Leaky teaching aka the joys of social media automation as an OER – Guest post by Andrew Smith
[Image CCO Creative Commons]
Author: Andrew Smith, Senior Lecturer in Networking, The Open University
Twitter: @teraknor
Have you ever passed a classroom that had a door ajar and hear the teaching as you walk by? Did you stop and listen, did the teaching leak into your mind? Have you ever spoken to friends in the school canteen and hear about what their teacher said or did in their lesson. Were you jealous, amused, bemused or interested? Did you envy them for their experience? Or maybe think about taking that subject?

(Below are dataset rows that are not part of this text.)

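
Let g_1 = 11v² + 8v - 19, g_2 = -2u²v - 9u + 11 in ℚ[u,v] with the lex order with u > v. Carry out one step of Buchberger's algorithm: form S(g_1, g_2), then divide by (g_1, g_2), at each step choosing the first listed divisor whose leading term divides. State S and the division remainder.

S(g_1, g_2) = 8/11u²v - 19/11u² - 9/2uv + 11/2v; remainder on division = -19/11u² - 9/2uv - 36/11u + 11/2v + 4.

lcm(LM(g_1), LM(g_2)) = u²v².
S = (lcm/LT(g_1))·g_1 − (lcm/LT(g_2))·g_2 = 8/11u²v - 19/11u² - 9/2uv + 11/2v.
Reduce S modulo (g_1, g_2) in that order:
  leading term u²v: subtract (-4/11)·g_2 from 8/11u²v - 19/11u² - 9/2uv + 11/2v → -19/11u² - 9/2uv - 36/11u + 11/2v + 4
  leading term u²: no divisor's leading term divides it; move -19/11u² to the remainder.
  leading term uv: no divisor's leading term divides it; move -9/2uv to the remainder.
  leading term u: no divisor's leading term divides it; move -36/11u to the remainder.
  leading term v: no divisor's leading term divides it; move 11/2v to the remainder.
  leading term 1: no divisor's leading term divides it; move 4 to the remainder.
The remainder -19/11u² - 9/2uv - 36/11u + 11/2v + 4 is nonzero, so it would be added as the next basis element.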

Chances are you answered yes to some of the above, as an educator, student or a technologist we are biased and generally find any form of educational experience interesting. Yet, as we move more ever into the realm of the e (as in eLearning). What happens to the campus exchange or the drip drip effect of our teaching.

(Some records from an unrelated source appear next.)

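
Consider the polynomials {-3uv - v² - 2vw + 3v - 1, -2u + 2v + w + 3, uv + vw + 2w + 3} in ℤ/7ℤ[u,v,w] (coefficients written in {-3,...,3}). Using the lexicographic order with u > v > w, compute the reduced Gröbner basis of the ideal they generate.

f_1 = -3uv - v² - 2vw + 3v - 1, LT = uv.
f_2 = -2u + 2v + w + 3, LT = u.
f_3 = uv + vw + 2w + 3, LT = uv.

S(f_1,f_2): lcm = uv. S = -v² - 3v - 2.
  leading term v²: no divisor's leading term divides it; move -v² to the remainder.
  leading term v: no divisor's leading term divides it; move -3v to the remainder.
  leading term 1: no divisor's leading term divides it; move -2 to the remainder.
  remainder -v² - 3v - 2 ≠ 0; add g_4 = -v² - 3v - 2 to the basis.

S(f_1,f_3): lcm = uv. S = -2v² + 2vw - v - 2w + 2.
  leading term v²: subtract (2)·g_4 from -2v² + 2vw - v - 2w + 2 → 2vw - 2v - 2w - 1
  leading term vw: no divisor's leading term divides it; move 2vw to the remainder.
  leading term v: no divisor's leading term divides it; move -2v to the remainder.
  leading term w: no divisor's leading term divides it; move -2w to the remainder.
  leading term 1: no divisor's leading term divides it; move -1 to the remainder.
  remainder 2vw - 2v - 2w - 1 ≠ 0; add g_5 = 2vw - 2v - 2w - 1 to the basis.

S(f_3,g_4): lcm = uv². S = -3uv - 2u + v²w + 2vw + 3v.
  leading term uv: subtract (1)·f_1 from -3uv - 2u + v²w + 2vw + 3v → -2u + v²w + v² - 3vw + 1
  leading term u: subtract (1)·f_2 from -2u + v²w + v² - 3vw + 1 → v²w + v² - 3vw - 2v - w - 2
  leading term v²w: subtract (-w)·g_4 from v²w + v² - 3vw - 2v - w - 2 → v² + vw - 2v - 3w - 2
  leading term v²: subtract (-1)·g_4 from v² + vw - 2v - 3w - 2 → vw + 2v - 3w + 3
  leading term vw: subtract (-3)·g_5 from vw + 2v - 3w + 3 → 3v - 2w
  leading term v: no divisor's leading term divides it; move 3v to the remainder.
  leading term w: no divisor's leading term divides it; move -2w to the remainder.
  remainder 3v - 2w ≠ 0; add g_6 = 3v - 2w to the basis.

S(f_1,g_6): lcm = uv. S = 3uw - 2v² + 3vw - v - 2.
  leading term uw: subtract (2w)·f_2 from 3uw - 2v² + 3vw - v - 2 → -2v² - vw - v - 2w² + w - 2
  leading term v²: subtract (2)·g_4 from -2v² - vw - v - 2w² + w - 2 → -vw - 2v - 2w² + w + 2
  leading term vw: subtract (3)·g_5 from -vw - 2v - 2w² + w + 2 → -3v - 2w² - 2
  leading term v: subtract (-1)·g_6 from -3v - 2w² - 2 → -2w² - 2w - 2
  leading term w²: no divisor's leading term divides it; move -2w² to the remainder.
  leading term w: no divisor's leading term divides it; move -2w to the remainder.
  leading term 1: no divisor's leading term divides it; move -2 to the remainder.
  remainder -2w² - 2w - 2 ≠ 0; add g_7 = -2w² - 2w - 2 to the basis.

The other S-polynomials (S(f_2,f_3), S(f_1,g_4), S(f_2,g_4), S(f_1,g_5), S(f_2,g_5), S(f_3,g_5), S(g_4,g_5), S(f_2,g_6), S(f_3,g_6), S(g_4,g_6), S(g_5,g_6), S(f_1,g_7), S(f_2,g_7), S(f_3,g_7), S(g_4,g_7), S(g_5,g_7), S(g_6,g_7)) all reduce to 0 modulo the current basis, so we have a Gröbner basis.
Inter-reduce: drop elements whose leading term is divisible by another's, tail-reduce, and make monic.

G = {u + 2, v - 3w, w² + w + 1}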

Kinda interesting isn’t – how can we leak our teaching into the Internet, especially after a decade of social media in a post Web2.0 world. We all talk of OER’s and social media engagement – yet where is the leaky teaching, what do we allow to fall outside of the confine of our own classrooms or online educational experiences.
I frequently ask three questions to myself:
- How can I use (or maybe abuse) social media automation and have it do the work for my students?
- What freebies from social media can I adopt for my teaching?
- How can I reach the otherwise difficult to reach via social media?
What questions do you ask yourself?
We need more teaching to leak out there so that our students can engage when they are disengaged … we can cite the science of the microlearning experience. We know that this is a thing and could be the added opportunity to help students with their studies.
The reality is the tools are there and we can allow the ‘machine’ to do most of it for us. Simply line up our subject specific social media mumble and schedule them to appear as if by magic. You know your teaching, you know your subject. Well, we sincerely hope you do. You know what works best and when. Then simply plan the outputs, as well as any clever thoughts you want your students to consider and hey presto you are a fully automated leaking social media machine.
There are multiple tools, hootsuite, social sprout, buffer etc. Facebook offers many of its own allowing you to plan ahead and make noise in the ether when you could be doing something else – probably something a lot more interesting. We have to understand that the modern student (whomever they are) does not limit their study to confines of your in class content. They are consuming via all manner of channels. We must also consider that new/prospective students look at a number of diverse sources of resource before considering your programme. How is your teaching affecting your recruitment, let alone your in course retention.
It may seem as if I am stating the obvious, after all … it is, isn’t it? Yet, time and time again I encounter educators who give up on social media after a few weeks as they are putting in the daily grind without letting the machine do the work for them?
For my part – I have found the notion of ‘leaky teaching’ has adapted our engagement via Twitter and Facebook for our Network Engineering students as well as on our CyberSecurity MOOC. It has has opened up a way to teach teachers network engineering – bringing a low cost, high impact way of reaching (and teaching) via an otherwise closed eLearning environment.
The thought I would like you to leave with is – it’s not difficult, there is much that can be accomplished with social media automation and the creation of planned leaky teaching content. While preparation is everything – once the social media machine is running. It will gather pace and over time you will notice a cumulative impact.